Emmanuel Kant, né en 1724 et mort en 1804, est un éminent philosophe du siècle des Lumières et grand penseur de la morale. Sa philosophie morale marque une véritable rupture avec la pensée traditionnelle et antique de la morale. Kant choisit de rejeter l’approche conséquentialiste de la morale consistant à évaluer la moralité d’une action en fonction de ses conséquences. Pour Kant, le caractère moral d’une action dépend uniquement de la motivation de celui qui commet l’action. L’important est de savoir s’il agit par devoir ou conformément au devoir, une nuance qu’il faudra que tu saches maîtriser !

Au cœur de la philosophie morale de Kant se trouve le fameux impératif catégorique kantien. Cet article vise à disséquer cette notion afin de comprendre en quoi réside exactement la moralité des actions.

 

I – La moralité kantienne ; une rupture avec la pensée traditionnelle

Avant Kant, les philosophies morales évaluent en grande majorité la moralité d’une action en fonction des conséquences de cette action. C’est cette approche que l’on peut qualifier de “conséquentialiste” : les conséquences de l’action prime sur l’intention qui motive l’action.

Kant tourne le dos à cette vision. Pour lui, la moralité ne réside pas dans les conséquences des actions, mais dans l’intention qui motive l’action et la conformité de cette intention aux principes moraux. Il ne suffit donc pas que l’action en elle-même soit conforme au devoir pour qu’elle soit morale.

On en vient à la différence entre agir “par devoir” et “conformément au devoir”.
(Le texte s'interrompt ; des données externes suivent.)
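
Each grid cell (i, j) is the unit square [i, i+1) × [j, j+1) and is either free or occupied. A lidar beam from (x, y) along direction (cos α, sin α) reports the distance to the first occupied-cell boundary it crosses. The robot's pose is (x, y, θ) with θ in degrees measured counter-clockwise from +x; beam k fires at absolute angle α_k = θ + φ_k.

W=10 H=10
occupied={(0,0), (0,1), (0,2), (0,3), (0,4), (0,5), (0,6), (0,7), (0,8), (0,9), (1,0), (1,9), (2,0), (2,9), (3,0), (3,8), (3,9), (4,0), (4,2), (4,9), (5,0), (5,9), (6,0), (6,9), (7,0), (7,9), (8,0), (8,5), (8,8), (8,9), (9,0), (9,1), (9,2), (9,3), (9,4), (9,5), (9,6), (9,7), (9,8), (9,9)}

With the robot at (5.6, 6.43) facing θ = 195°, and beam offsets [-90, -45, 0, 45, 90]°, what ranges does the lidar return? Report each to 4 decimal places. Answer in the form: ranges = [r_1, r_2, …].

beam 1: φ=-90°, α=105°
  dir = (cos 105°, sin 105°) = (-0.2588, 0.9659); from cell (5,6)
  next x-line at t=2.3182, next y-line at t=0.5901; Δt_x=3.8637, Δt_y=1.0353
    y: enter (5,7) at t=0.5901
    y: enter (5,8) at t=1.6254
    x: enter (4,8) at t=2.3182
    y: enter (4,9) at t=2.6607 ← occupied
  → r_1 = 2.6607
beam 2: φ=-45°, α=150°
  dir = (cos 150°, sin 150°) = (-0.8660, 0.5000); from cell (5,6)
  next x-line at t=0.6928, next y-line at t=1.1400; Δt_x=1.1547, Δt_y=2.0000
    x: enter (4,6) at t=0.6928
    y: enter (4,7) at t=1.1400
    x: enter (3,7) at t=1.8475
    x: enter (2,7) at t=3.0022
    y: enter (2,8) at t=3.1400
    x: enter (1,8) at t=4.1569
    y: enter (1,9) at t=5.1400 ← occupied
  → r_2 = 5.1400
beam 3: φ=0°, α=195°
  dir = (cos 195°, sin 195°) = (-0.9659, -0.2588); from cell (5,6)
  next x-line at t=0.6212, next y-line at t=1.6614; Δt_x=1.0353, Δt_y=3.8637
    x: enter (4,6) at t=0.6212
    x: enter (3,6) at t=1.6564
    y: enter (3,5) at t=1.6614
    x: enter (2,5) at t=2.6917
    x: enter (1,5) at t=3.7270
    x: enter (0,5) at t=4.7623 ← occupied
  → r_3 = 4.7623
beam 4: φ=45°, α=240°
  dir = (cos 240°, sin 240°) = (-0.5000, -0.8660); from cell (5,6)
  next x-line at t=1.2000, next y-line at t=0.4965; Δt_x=2.0000, Δt_y=1.1547
    y: enter (5,5) at t=0.4965
    x: enter (4,5) at t=1.2000
    y: enter (4,4) at t=1.6512
    y: enter (4,3) at t=2.8059
    x: enter (3,3) at t=3.2000
    y: enter (3,2) at t=3.9606
    y: enter (3,1) at t=5.1153
    x: enter (2,1) at t=5.2000
    y: enter (2,0) at t=6.2700 ← occupied
  → r_4 = 6.2700
beam 5: φ=90°, α=285°
  dir = (cos 285°, sin 285°) = (0.2588, -0.9659); from cell (5,6)
  next x-line at t=1.5455, next y-line at t=0.4452; Δt_x=3.8637, Δt_y=1.0353
    y: enter (5,5) at t=0.4452
    y: enter (5,4) at t=1.4804
    x: enter (6,4) at t=1.5455
    y: enter (6,3) at t=2.5157
    y: enter (6,2) at t=3.5510
    y: enter (6,1) at t=4.5863
    x: enter (7,1) at t=5.4092
    y: enter (7,0) at t=5.6215 ← occupied
  → r_5 = 5.6215

ranges = [2.6607, 5.1400, 4.7623, 6.2700, 5.6215]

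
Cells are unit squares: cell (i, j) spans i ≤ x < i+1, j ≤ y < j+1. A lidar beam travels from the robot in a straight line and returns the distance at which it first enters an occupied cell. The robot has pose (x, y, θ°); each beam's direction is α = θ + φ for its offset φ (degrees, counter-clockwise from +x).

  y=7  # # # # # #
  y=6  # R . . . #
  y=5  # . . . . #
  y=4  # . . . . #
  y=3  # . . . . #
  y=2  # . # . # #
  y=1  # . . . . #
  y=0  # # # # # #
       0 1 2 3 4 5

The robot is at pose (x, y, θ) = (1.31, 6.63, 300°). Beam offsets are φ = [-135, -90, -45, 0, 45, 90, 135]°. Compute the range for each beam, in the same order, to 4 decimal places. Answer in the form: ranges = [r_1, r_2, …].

beam 1: φ=-135°, α=165°
  direction (-0.9659, 0.2588); cell (1,6); t to first gridline: x 0.3209, y 1.4296 (then +1.0353 / +3.8637)
    (0,6) via x @ 0.3209  # hit
  → r_1 = 0.3209
beam 2: φ=-90°, α=210°
  direction (-0.8660, -0.5000); cell (1,6); t to first gridline: x 0.3580, y 1.2600 (then +1.1547 / +2.0000)
    (0,6) via x @ 0.3580  # hit
  → r_2 = 0.3580
beam 3: φ=-45°, α=255°
  direction (-0.2588, -0.9659); cell (1,6); t to first gridline: x 1.1977, y 0.6522 (then +3.8637 / +1.0353)
    (1,5) via y @ 0.6522
    (0,5) via x @ 1.1977  # hit
  → r_3 = 1.1977
beam 4: φ=0°, α=300°
  direction (0.5000, -0.8660); cell (1,6); t to first gridline: x 1.3800, y 0.7275 (then +2.0000 / +1.1547)
    (1,5) via y @ 0.7275
    (2,5) via x @ 1.3800
    (2,4) via y @ 1.8822
    (2,3) via y @ 3.0369
    (3,3) via x @ 3.3800
    (3,2) via y @ 4.1916
    (3,1) via y @ 5.3463
    (4,1) via x @ 5.3800
    (4,0) via y @ 6.5010  # hit
  → r_4 = 6.5010
beam 5: φ=45°, α=345°
  direction (0.9659, -0.2588); cell (1,6); t to first gridline: x 0.7143, y 2.4341 (then +1.0353 / +3.8637)
    (2,6) via x @ 0.7143
    (3,6) via x @ 1.7496
    (3,5) via y @ 2.4341
    (4,5) via x @ 2.7849
    (5,5) via x @ 3.8202  # hit
  → r_5 = 3.8202
beam 6: φ=90°, α=30°
  direction (0.8660, 0.5000); cell (1,6); t to first gridline: x 0.7967, y 0.7400 (then +1.1547 / +2.0000)
    (1,7) via y @ 0.7400  # hit
  → r_6 = 0.7400
beam 7: φ=135°, α=75°
  direction (0.2588, 0.9659); cell (1,6); t to first gridline: x 2.6660, y 0.3831 (then +3.8637 / +1.0353)
    (1,7) via y @ 0.3831  # hit
  → r_7 = 0.3831

ranges = [0.3209, 0.3580, 1.1977, 6.5010, 3.8202, 0.7400, 0.3831]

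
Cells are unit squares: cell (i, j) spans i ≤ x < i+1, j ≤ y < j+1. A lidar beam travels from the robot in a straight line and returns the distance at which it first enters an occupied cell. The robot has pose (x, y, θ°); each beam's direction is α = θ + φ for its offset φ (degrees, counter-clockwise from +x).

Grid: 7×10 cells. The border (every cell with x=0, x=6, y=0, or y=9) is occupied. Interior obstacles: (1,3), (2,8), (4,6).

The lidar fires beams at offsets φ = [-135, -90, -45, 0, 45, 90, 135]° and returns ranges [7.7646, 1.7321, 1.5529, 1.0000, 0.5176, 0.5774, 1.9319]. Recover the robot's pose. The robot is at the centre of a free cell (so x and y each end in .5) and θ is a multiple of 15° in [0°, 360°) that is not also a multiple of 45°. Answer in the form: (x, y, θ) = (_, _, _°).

The pose lattice has 37·16 = 592 candidates. Test each by forward raycasting.
  (5.5, 1.5, 120°): beam 1 = 0.5176 ≠ 7.7646 ✗
  (5.5, 7.5, 240°): beam 1 = 1.5529 ≠ 7.7646 ✗
  (1.5, 1.5, 60°): beam 1 = 0.5176 ≠ 7.7646 ✗
  (5.5, 6.5, 285°): beam 1 = 0.5774 ≠ 7.7646 ✗
  (4.5, 7.5, 150°): beam 1 = 1.5529 ≠ 7.7646 ✗
  …
  (2.5, 1.5, 210°): r_1=7.7646, r_2=1.7321, r_3=1.5529, r_4=1.0000, r_5=0.5176, r_6=0.5774, r_7=1.9319 — all match ✓
No second candidate reproduces the full scan.

(x, y, θ) = (2.5, 1.5, 210°)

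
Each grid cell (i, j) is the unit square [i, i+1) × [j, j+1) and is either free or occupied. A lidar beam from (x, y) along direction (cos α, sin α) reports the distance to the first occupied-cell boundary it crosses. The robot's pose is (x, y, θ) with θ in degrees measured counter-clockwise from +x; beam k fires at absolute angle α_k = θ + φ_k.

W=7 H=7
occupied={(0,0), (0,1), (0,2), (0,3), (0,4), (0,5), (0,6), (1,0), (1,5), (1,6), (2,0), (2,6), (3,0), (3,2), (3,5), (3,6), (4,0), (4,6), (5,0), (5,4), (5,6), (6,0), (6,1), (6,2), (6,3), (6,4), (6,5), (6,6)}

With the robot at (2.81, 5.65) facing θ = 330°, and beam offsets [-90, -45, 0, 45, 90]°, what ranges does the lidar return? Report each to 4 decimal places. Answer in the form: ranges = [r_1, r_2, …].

ranges = [3.6200, 2.7435, 0.2194, 0.1967, 0.3800]

beam 1: φ=-90°, α=240°
  direction (-0.5000, -0.8660); cell (2,5); t to first gridline: x 1.6200, y 0.7506 (then +2.0000 / +1.1547)
    (2,4) via y @ 0.7506
    (1,4) via x @ 1.6200
    (1,3) via y @ 1.9053
    (1,2) via y @ 3.0600
    (0,2) via x @ 3.6200  # hit
  → r_1 = 3.6200
beam 2: φ=-45°, α=285°
  direction (0.2588, -0.9659); cell (2,5); t to first gridline: x 0.7341, y 0.6729 (then +3.8637 / +1.0353)
    (2,4) via y @ 0.6729
    (3,4) via x @ 0.7341
    (3,3) via y @ 1.7082
    (3,2) via y @ 2.7435  # hit
  → r_2 = 2.7435
beam 3: φ=0°, α=330°
  direction (0.8660, -0.5000); cell (2,5); t to first gridline: x 0.2194, y 1.3000 (then +1.1547 / +2.0000)
    (3,5) via x @ 0.2194  # hit
  → r_3 = 0.2194
beam 4: φ=45°, α=15°
  direction (0.9659, 0.2588); cell (2,5); t to first gridline: x 0.1967, y 1.3523 (then +1.0353 / +3.8637)
    (3,5) via x @ 0.1967  # hit
  → r_4 = 0.1967
beam 5: φ=90°, α=60°
  direction (0.5000, 0.8660); cell (2,5); t to first gridline: x 0.3800, y 0.4041 (then +2.0000 / +1.1547)
    (3,5) via x @ 0.3800  # hit
  → r_5 = 0.3800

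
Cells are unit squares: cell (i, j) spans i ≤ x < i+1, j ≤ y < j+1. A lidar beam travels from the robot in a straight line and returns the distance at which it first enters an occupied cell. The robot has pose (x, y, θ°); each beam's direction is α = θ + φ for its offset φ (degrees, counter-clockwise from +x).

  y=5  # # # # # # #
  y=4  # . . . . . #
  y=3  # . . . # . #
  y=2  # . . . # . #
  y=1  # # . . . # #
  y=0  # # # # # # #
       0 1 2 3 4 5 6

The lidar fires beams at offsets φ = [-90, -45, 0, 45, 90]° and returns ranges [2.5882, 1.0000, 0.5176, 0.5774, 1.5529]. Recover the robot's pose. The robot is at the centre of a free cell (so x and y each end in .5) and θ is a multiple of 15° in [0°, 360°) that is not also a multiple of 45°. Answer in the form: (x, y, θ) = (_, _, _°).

Candidates: 16 free-cell centres × 16 headings = 256 poses. Raycast each; keep the one whose scan matches to 4 dp.
  (5.5, 3.5, 195°): beam 1 = 1.5529 ≠ 2.5882 ✗
  (1.5, 2.5, 285°): beam 1 = 0.5176 ≠ 2.5882 ✗
  (3.5, 1.5, 240°): beam 1 = 2.8868 ≠ 2.5882 ✗
  …
  (3.5, 3.5, 345°): r_1=2.5882, r_2=1.0000, r_3=0.5176, r_4=0.5774, r_5=1.5529 — all match ✓
Only this pose fits every beam.

(x, y, θ) = (3.5, 3.5, 345°)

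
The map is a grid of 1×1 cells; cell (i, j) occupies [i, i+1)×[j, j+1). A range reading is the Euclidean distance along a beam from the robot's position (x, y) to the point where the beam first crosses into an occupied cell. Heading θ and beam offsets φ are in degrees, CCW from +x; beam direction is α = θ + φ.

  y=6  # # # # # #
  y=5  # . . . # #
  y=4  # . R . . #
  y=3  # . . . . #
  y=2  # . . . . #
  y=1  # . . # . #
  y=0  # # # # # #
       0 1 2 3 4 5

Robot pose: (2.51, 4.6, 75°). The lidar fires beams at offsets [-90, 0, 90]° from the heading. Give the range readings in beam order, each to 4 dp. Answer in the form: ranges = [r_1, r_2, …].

beam 1: φ=-90°, α=345°
  cosα=0.9659 sinα=-0.2588 | (2,4) | tMaxX 0.5073 tMaxY 2.3182 | tΔX 1.0353 tΔY 3.8637
    t=0.5073 [x] (3,4)
    t=1.5426 [x] (4,4)
    t=2.3182 [y] (4,3)
    t=2.5778 [x] (5,3) — stop
  → r_1 = 2.5778
beam 2: φ=0°, α=75°
  cosα=0.2588 sinα=0.9659 | (2,4) | tMaxX 1.8932 tMaxY 0.4141 | tΔX 3.8637 tΔY 1.0353
    t=0.4141 [y] (2,5)
    t=1.4494 [y] (2,6) — stop
  → r_2 = 1.4494
beam 3: φ=90°, α=165°
  cosα=-0.9659 sinα=0.2588 | (2,4) | tMaxX 0.5280 tMaxY 1.5455 | tΔX 1.0353 tΔY 3.8637
    t=0.5280 [x] (1,4)
    t=1.5455 [y] (1,5)
    t=1.5633 [x] (0,5) — stop
  → r_3 = 1.5633

ranges = [2.5778, 1.4494, 1.5633]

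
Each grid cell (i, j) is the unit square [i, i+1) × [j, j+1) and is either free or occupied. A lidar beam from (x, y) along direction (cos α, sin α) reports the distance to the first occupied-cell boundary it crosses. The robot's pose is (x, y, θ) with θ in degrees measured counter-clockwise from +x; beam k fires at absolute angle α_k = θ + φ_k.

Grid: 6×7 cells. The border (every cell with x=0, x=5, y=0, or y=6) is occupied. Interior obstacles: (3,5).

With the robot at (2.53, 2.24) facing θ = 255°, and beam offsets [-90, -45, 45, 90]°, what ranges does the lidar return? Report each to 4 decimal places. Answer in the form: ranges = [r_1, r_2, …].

ranges = [1.5840, 1.7667, 1.4318, 2.5571]

beam 1: φ=-90°, α=165°
  cosα=-0.9659 sinα=0.2588 | (2,2) | tMaxX 0.5487 tMaxY 2.9364 | tΔX 1.0353 tΔY 3.8637
    t=0.5487 [x] (1,2)
    t=1.5840 [x] (0,2) — stop
  → r_1 = 1.5840
beam 2: φ=-45°, α=210°
  cosα=-0.8660 sinα=-0.5000 | (2,2) | tMaxX 0.6120 tMaxY 0.4800 | tΔX 1.1547 tΔY 2.0000
    t=0.4800 [y] (2,1)
    t=0.6120 [x] (1,1)
    t=1.7667 [x] (0,1) — stop
  → r_2 = 1.7667
beam 3: φ=45°, α=300°
  cosα=0.5000 sinα=-0.8660 | (2,2) | tMaxX 0.9400 tMaxY 0.2771 | tΔX 2.0000 tΔY 1.1547
    t=0.2771 [y] (2,1)
    t=0.9400 [x] (3,1)
    t=1.4318 [y] (3,0) — stop
  → r_3 = 1.4318
beam 4: φ=90°, α=345°
  cosα=0.9659 sinα=-0.2588 | (2,2) | tMaxX 0.4866 tMaxY 0.9273 | tΔX 1.0353 tΔY 3.8637
    t=0.4866 [x] (3,2)
    t=0.9273 [y] (3,1)
    t=1.5219 [x] (4,1)
    t=2.5571 [x] (5,1) — stop
  → r_4 = 2.5571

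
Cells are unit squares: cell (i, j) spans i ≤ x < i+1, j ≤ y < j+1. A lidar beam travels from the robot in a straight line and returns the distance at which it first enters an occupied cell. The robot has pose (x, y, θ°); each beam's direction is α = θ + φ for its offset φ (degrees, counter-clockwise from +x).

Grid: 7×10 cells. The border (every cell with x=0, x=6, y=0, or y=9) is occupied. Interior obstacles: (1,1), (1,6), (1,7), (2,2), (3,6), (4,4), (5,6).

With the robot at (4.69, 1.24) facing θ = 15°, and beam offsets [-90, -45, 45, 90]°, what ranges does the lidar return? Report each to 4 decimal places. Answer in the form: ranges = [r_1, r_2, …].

ranges = [0.2485, 0.4800, 2.6200, 4.9279]

beam 1: φ=-90°, α=285°
  direction (0.2588, -0.9659); cell (4,1); t to first gridline: x 1.1977, y 0.2485 (then +3.8637 / +1.0353)
    (4,0) via y @ 0.2485  # hit
  → r_1 = 0.2485
beam 2: φ=-45°, α=330°
  direction (0.8660, -0.5000); cell (4,1); t to first gridline: x 0.3580, y 0.4800 (then +1.1547 / +2.0000)
    (5,1) via x @ 0.3580
    (5,0) via y @ 0.4800  # hit
  → r_2 = 0.4800
beam 3: φ=45°, α=60°
  direction (0.5000, 0.8660); cell (4,1); t to first gridline: x 0.6200, y 0.8776 (then +2.0000 / +1.1547)
    (5,1) via x @ 0.6200
    (5,2) via y @ 0.8776
    (5,3) via y @ 2.0323
    (6,3) via x @ 2.6200  # hit
  → r_3 = 2.6200
beam 4: φ=90°, α=105°
  direction (-0.2588, 0.9659); cell (4,1); t to first gridline: x 2.6660, y 0.7868 (then +3.8637 / +1.0353)
    (4,2) via y @ 0.7868
    (4,3) via y @ 1.8221
    (3,3) via x @ 2.6660
    (3,4) via y @ 2.8574
    (3,5) via y @ 3.8926
    (3,6) via y @ 4.9279  # hit
  → r_4 = 4.9279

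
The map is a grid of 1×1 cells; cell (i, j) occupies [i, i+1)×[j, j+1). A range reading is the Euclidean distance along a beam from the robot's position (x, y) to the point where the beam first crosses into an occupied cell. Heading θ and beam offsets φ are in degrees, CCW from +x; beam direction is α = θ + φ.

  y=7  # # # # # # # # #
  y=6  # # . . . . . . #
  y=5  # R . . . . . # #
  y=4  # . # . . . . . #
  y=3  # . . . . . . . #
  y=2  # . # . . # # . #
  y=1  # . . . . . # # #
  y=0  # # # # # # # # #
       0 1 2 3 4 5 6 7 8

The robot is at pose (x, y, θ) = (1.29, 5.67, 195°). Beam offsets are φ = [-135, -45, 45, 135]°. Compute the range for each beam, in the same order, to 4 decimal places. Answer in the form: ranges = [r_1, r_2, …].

ranges = [0.3811, 0.3349, 0.5800, 1.3400]

beam 1: φ=-135°, α=60°
  dir = (cos 60°, sin 60°) = (0.5000, 0.8660); from cell (1,5)
  next x-line at t=1.4200, next y-line at t=0.3811; Δt_x=2.0000, Δt_y=1.1547
    y: enter (1,6) at t=0.3811 ← occupied
  → r_1 = 0.3811
beam 2: φ=-45°, α=150°
  dir = (cos 150°, sin 150°) = (-0.8660, 0.5000); from cell (1,5)
  next x-line at t=0.3349, next y-line at t=0.6600; Δt_x=1.1547, Δt_y=2.0000
    x: enter (0,5) at t=0.3349 ← occupied
  → r_2 = 0.3349
beam 3: φ=45°, α=240°
  dir = (cos 240°, sin 240°) = (-0.5000, -0.8660); from cell (1,5)
  next x-line at t=0.5800, next y-line at t=0.7736; Δt_x=2.0000, Δt_y=1.1547
    x: enter (0,5) at t=0.5800 ← occupied
  → r_3 = 0.5800
beam 4: φ=135°, α=330°
  dir = (cos 330°, sin 330°) = (0.8660, -0.5000); from cell (1,5)
  next x-line at t=0.8198, next y-line at t=1.3400; Δt_x=1.1547, Δt_y=2.0000
    x: enter (2,5) at t=0.8198
    y: enter (2,4) at t=1.3400 ← occupied
  → r_4 = 1.3400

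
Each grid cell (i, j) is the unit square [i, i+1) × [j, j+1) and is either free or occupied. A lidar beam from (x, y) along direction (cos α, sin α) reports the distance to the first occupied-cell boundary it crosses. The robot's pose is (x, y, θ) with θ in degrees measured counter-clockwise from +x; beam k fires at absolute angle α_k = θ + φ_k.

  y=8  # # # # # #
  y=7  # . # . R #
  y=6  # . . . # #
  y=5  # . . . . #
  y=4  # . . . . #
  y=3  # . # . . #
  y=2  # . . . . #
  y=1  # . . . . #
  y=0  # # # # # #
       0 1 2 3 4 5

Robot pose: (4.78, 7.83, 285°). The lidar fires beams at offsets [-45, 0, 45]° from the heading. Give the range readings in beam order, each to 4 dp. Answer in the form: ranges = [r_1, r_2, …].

beam 1: φ=-45°, α=240°
  dir = (cos 240°, sin 240°) = (-0.5000, -0.8660); from cell (4,7)
  next x-line at t=1.5600, next y-line at t=0.9584; Δt_x=2.0000, Δt_y=1.1547
    y: enter (4,6) at t=0.9584 ← occupied
  → r_1 = 0.9584
beam 2: φ=0°, α=285°
  dir = (cos 285°, sin 285°) = (0.2588, -0.9659); from cell (4,7)
  next x-line at t=0.8500, next y-line at t=0.8593; Δt_x=3.8637, Δt_y=1.0353
    x: enter (5,7) at t=0.8500 ← occupied
  → r_2 = 0.8500
beam 3: φ=45°, α=330°
  dir = (cos 330°, sin 330°) = (0.8660, -0.5000); from cell (4,7)
  next x-line at t=0.2540, next y-line at t=1.6600; Δt_x=1.1547, Δt_y=2.0000
    x: enter (5,7) at t=0.2540 ← occupied
  → r_3 = 0.2540

ranges = [0.9584, 0.8500, 0.2540]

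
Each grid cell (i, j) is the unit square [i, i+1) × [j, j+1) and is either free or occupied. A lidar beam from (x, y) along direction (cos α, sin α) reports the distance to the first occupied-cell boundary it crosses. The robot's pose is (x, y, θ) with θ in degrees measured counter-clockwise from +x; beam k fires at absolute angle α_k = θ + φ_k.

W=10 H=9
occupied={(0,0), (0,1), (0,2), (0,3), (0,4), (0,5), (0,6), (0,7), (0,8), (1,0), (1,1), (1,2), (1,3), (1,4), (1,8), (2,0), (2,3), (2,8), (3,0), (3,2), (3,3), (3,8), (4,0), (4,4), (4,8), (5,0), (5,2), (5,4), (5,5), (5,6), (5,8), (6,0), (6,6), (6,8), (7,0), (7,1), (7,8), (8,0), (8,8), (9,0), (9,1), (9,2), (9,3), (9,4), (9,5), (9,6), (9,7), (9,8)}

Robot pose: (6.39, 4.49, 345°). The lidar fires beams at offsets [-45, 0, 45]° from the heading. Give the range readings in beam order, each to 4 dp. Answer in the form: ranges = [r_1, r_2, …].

ranges = [2.8752, 2.7021, 3.0138]

beam 1: φ=-45°, α=300°
  dir = (cos 300°, sin 300°) = (0.5000, -0.8660); from cell (6,4)
  next x-line at t=1.2200, next y-line at t=0.5658; Δt_x=2.0000, Δt_y=1.1547
    y: enter (6,3) at t=0.5658
    x: enter (7,3) at t=1.2200
    y: enter (7,2) at t=1.7205
    y: enter (7,1) at t=2.8752 ← occupied
  → r_1 = 2.8752
beam 2: φ=0°, α=345°
  dir = (cos 345°, sin 345°) = (0.9659, -0.2588); from cell (6,4)
  next x-line at t=0.6315, next y-line at t=1.8932; Δt_x=1.0353, Δt_y=3.8637
    x: enter (7,4) at t=0.6315
    x: enter (8,4) at t=1.6668
    y: enter (8,3) at t=1.8932
    x: enter (9,3) at t=2.7021 ← occupied
  → r_2 = 2.7021
beam 3: φ=45°, α=30°
  dir = (cos 30°, sin 30°) = (0.8660, 0.5000); from cell (6,4)
  next x-line at t=0.7044, next y-line at t=1.0200; Δt_x=1.1547, Δt_y=2.0000
    x: enter (7,4) at t=0.7044
    y: enter (7,5) at t=1.0200
    x: enter (8,5) at t=1.8591
    x: enter (9,5) at t=3.0138 ← occupied
  → r_3 = 3.0138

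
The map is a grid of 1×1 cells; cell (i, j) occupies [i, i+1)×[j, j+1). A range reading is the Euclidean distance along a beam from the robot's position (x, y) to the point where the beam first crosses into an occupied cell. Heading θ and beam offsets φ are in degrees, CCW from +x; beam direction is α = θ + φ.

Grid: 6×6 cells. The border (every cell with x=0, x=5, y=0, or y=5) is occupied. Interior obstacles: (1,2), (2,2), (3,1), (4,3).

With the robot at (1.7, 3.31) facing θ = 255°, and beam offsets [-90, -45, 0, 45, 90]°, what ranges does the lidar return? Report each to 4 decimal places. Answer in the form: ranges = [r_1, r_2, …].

beam 1: φ=-90°, α=165°
  direction (-0.9659, 0.2588); cell (1,3); t to first gridline: x 0.7247, y 2.6660 (then +1.0353 / +3.8637)
    (0,3) via x @ 0.7247  # hit
  → r_1 = 0.7247
beam 2: φ=-45°, α=210°
  direction (-0.8660, -0.5000); cell (1,3); t to first gridline: x 0.8083, y 0.6200 (then +1.1547 / +2.0000)
    (1,2) via y @ 0.6200  # hit
  → r_2 = 0.6200
beam 3: φ=0°, α=255°
  direction (-0.2588, -0.9659); cell (1,3); t to first gridline: x 2.7046, y 0.3209 (then +3.8637 / +1.0353)
    (1,2) via y @ 0.3209  # hit
  → r_3 = 0.3209
beam 4: φ=45°, α=300°
  direction (0.5000, -0.8660); cell (1,3); t to first gridline: x 0.6000, y 0.3580 (then +2.0000 / +1.1547)
    (1,2) via y @ 0.3580  # hit
  → r_4 = 0.3580
beam 5: φ=90°, α=345°
  direction (0.9659, -0.2588); cell (1,3); t to first gridline: x 0.3106, y 1.1977 (then +1.0353 / +3.8637)
    (2,3) via x @ 0.3106
    (2,2) via y @ 1.1977  # hit
  → r_5 = 1.1977

ranges = [0.7247, 0.6200, 0.3209, 0.3580, 1.1977]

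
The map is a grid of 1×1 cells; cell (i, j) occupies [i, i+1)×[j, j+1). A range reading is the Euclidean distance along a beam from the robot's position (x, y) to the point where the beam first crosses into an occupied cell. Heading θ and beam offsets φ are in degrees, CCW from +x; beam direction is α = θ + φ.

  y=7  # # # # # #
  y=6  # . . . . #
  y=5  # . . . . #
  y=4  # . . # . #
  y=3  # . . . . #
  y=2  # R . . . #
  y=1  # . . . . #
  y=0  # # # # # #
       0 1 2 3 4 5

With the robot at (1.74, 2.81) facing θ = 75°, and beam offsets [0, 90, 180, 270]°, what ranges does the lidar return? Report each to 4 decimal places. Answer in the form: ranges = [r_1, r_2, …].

beam 1: φ=0°, α=75°
  direction (0.2588, 0.9659); cell (1,2); t to first gridline: x 1.0046, y 0.1967 (then +3.8637 / +1.0353)
    (1,3) via y @ 0.1967
    (2,3) via x @ 1.0046
    (2,4) via y @ 1.2320
    (2,5) via y @ 2.2673
    (2,6) via y @ 3.3025
    (2,7) via y @ 4.3378  # hit
  → r_1 = 4.3378
beam 2: φ=90°, α=165°
  direction (-0.9659, 0.2588); cell (1,2); t to first gridline: x 0.7661, y 0.7341 (then +1.0353 / +3.8637)
    (1,3) via y @ 0.7341
    (0,3) via x @ 0.7661  # hit
  → r_2 = 0.7661
beam 3: φ=180°, α=255°
  direction (-0.2588, -0.9659); cell (1,2); t to first gridline: x 2.8591, y 0.8386 (then +3.8637 / +1.0353)
    (1,1) via y @ 0.8386
    (1,0) via y @ 1.8738  # hit
  → r_3 = 1.8738
beam 4: φ=270°, α=345°
  direction (0.9659, -0.2588); cell (1,2); t to first gridline: x 0.2692, y 3.1296 (then +1.0353 / +3.8637)
    (2,2) via x @ 0.2692
    (3,2) via x @ 1.3044
    (4,2) via x @ 2.3397
    (4,1) via y @ 3.1296
    (5,1) via x @ 3.3750  # hit
  → r_4 = 3.3750

ranges = [4.3378, 0.7661, 1.8738, 3.3750]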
  • La notion kantienne “d’agir PAR devoir” insiste sur le fait d’agir avec une intention vertueuse : c’est donc le fait d’agir selon une “volonté bonne” pour reprendre les mots de Kant.
  • Quant à l’expression “agir conformément au devoir“, il ne s’agit plus d’agir selon une “volonté bonne”. Ce qui guide l’action, ce n’est plus cette intention vertueuse. Au contraire, l’individu qui agit conformément au devoir agit tel quel seulement par intérêt, ou par crainte ( de représailles, ou par crainte de la loi elle-même). Ici, le choix d’agir moralement n’émane pas d’une intention rationnelle, mais d’une crainte, d’un intérêt personnel.

Kant dépasse donc la vision conséquentialiste pour donner toute son importance à l’intention, à la volonté de l’homme derrière son action. Ce qui compte, c’est que l’intention vertueuse soit conforme aux principes moraux et guide l’individu dans ses actions.

 

II- Pour Kant, l’intention de l’acte prime sur les conséquences

Pourquoi l’intention, ce qu’il l’appelle “la volonté bonne”, est-elle si centrale aux yeux de Kant ?  

Pensez à une personne bienveillante avec quelqu’un seulement par sympathie : est-elle moralement bienveillante ? Non, vous répond Kant, car ce qui motive sa sympathie est seulement une inclination sensible, autrement dit une impulsion pathologique. Rappelons que ce qui est de l’ordre de l’inclination sensible (sensible s’opposant à intelligible, à la raison) relève de la sensibilité, et donc du passif (on n’est pas à l’origine de notre sensibilité, on la subit). De fait, même si l’action d’être bienveillant semble morale, elle ne l’est pas pour autant car ce qui la motive n’est pas une volonté rationnelle, active, mais la sensibilité, passive.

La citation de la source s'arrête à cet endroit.